Rule 6: Use /clear Between Unrelated Tasks
A clean session with a good prompt beats a long session with accumulated corrections. I use /clear between unrelated tasks. This is the cheapest way to reset context and start fresh with exactly the instructions you need.
Rule 7: Course-Correct Early
After 2 failed correction attempts, stop iterating. Use /clear and start fresh with a better prompt. This is counterintuitive -- it feels like you're losing progress. But a session that's going wrong rarely recovers by pushing harder. A fresh start with a refined prompt is almost always faster. I've learned this the hard way -- sessions where I pushed past the second failed correction ended up taking 3-4x longer than starting fresh would have.
Frequently Asked Questions
What's the minimum setup to start using Claude Code effectively?
Start with a project CLAUDE.md file under 100 lines covering your project's identity, tech stack, core rules, and coding conventions. The official Claude Code documentation covers installation and basic setup. Add skills for anything over 50 lines of reference material. This foundation takes 30 minutes to set up and pays for itself in the first session.
How much does an Agent Teams workflow cost compared to single-session work?

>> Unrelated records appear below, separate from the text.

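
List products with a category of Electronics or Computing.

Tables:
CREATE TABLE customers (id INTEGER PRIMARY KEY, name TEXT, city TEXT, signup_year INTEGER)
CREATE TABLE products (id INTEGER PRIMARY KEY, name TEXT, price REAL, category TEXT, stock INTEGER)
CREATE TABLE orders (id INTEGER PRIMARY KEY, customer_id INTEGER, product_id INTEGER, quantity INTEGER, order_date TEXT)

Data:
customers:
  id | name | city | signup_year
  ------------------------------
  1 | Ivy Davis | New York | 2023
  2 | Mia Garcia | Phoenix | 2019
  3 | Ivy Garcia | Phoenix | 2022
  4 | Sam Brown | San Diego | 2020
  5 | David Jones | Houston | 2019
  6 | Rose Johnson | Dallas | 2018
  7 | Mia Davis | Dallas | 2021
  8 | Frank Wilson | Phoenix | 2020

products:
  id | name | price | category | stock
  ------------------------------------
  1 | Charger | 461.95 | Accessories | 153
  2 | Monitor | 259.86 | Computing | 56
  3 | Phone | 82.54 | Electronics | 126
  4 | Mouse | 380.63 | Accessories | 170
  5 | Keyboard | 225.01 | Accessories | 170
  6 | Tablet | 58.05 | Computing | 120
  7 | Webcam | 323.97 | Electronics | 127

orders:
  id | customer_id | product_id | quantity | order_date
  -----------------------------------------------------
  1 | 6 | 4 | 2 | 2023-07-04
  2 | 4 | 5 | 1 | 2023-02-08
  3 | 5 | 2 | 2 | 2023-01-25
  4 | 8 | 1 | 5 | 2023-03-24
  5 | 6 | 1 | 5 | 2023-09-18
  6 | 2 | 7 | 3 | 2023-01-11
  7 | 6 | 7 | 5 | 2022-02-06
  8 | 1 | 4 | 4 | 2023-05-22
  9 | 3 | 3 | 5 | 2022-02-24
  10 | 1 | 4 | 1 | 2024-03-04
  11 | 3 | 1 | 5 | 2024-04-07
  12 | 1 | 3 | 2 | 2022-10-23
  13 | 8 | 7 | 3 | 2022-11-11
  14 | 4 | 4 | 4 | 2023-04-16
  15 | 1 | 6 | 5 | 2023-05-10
SELECT name, category FROM products WHERE category IN ('Electronics', 'Computing')

Execution result:
name | category
Monitor | Computing
Phone | Electronics
Tablet | Computing
Webcam | Electronics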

Agent Teams use approximately 3-4x the tokens of a single session. With Opus as lead and Sonnet teammates, expect $4-8 for standard tasks and $8-12 for pillar content. All-Opus teams cost more but produce measurably better results for complex architecture and quality-critical content.
Should I use Opus or Sonnet for my Agent Team teammates?
Use Sonnet as your default teammate model. Escalate to Opus for: complex architecture decisions, security-critical code (the same rigour I apply to WordPress security), performance-sensitive implementations, intricate animation choreography, and tasks requiring deep cross-codebase reasoning. Use Haiku for read-only subagents doing file search or codebase exploration.
How do I know if my CLAUDE.md is too long?
If your CLAUDE.md exceeds 200 lines at the project level or 100 lines globally, audit it. Move anything that doesn't apply to every session into skills or child directory CLAUDE.md files. The goal is a lean always-on context that loads the minimum instructions needed for every interaction.
Can I use the visual design loop without Playwright MCP?
Yes, but with reduced effectiveness. You can manually screenshot and paste images into Claude Code. Playwright MCP automates the capture at specific breakpoints, which makes the 3-5 cycle loop practical. Without automation, you'll likely limit yourself to 1-2 cycles per component.
Build the System, Then Let It Work
The common thread across all five of these practices is systems thinking. CLAUDE.md architecture is a system for loading the right context. Skills are a system for on-demand knowledge. Agent Teams are a system for parallel execution. The visual design loop is a system for measurable quality. Context engineering is a system for resource management.
After 17 phases and 74 plans on one project, plus 9 phases and 47 requirements on another, I'm convinced that the developers getting the most out of Claude Code aren't the ones writing better prompts -- they're the ones building better systems around the tool. The companion repo has the actual configs, skill files, and deep-dive documentation if you want to implement any of this yourself -- including example CLAUDE.md files for Next.js, content pipelines, and monorepo workspaces.
Claude Code is powerful. But power without structure is just expensive chaos. Build the structure first.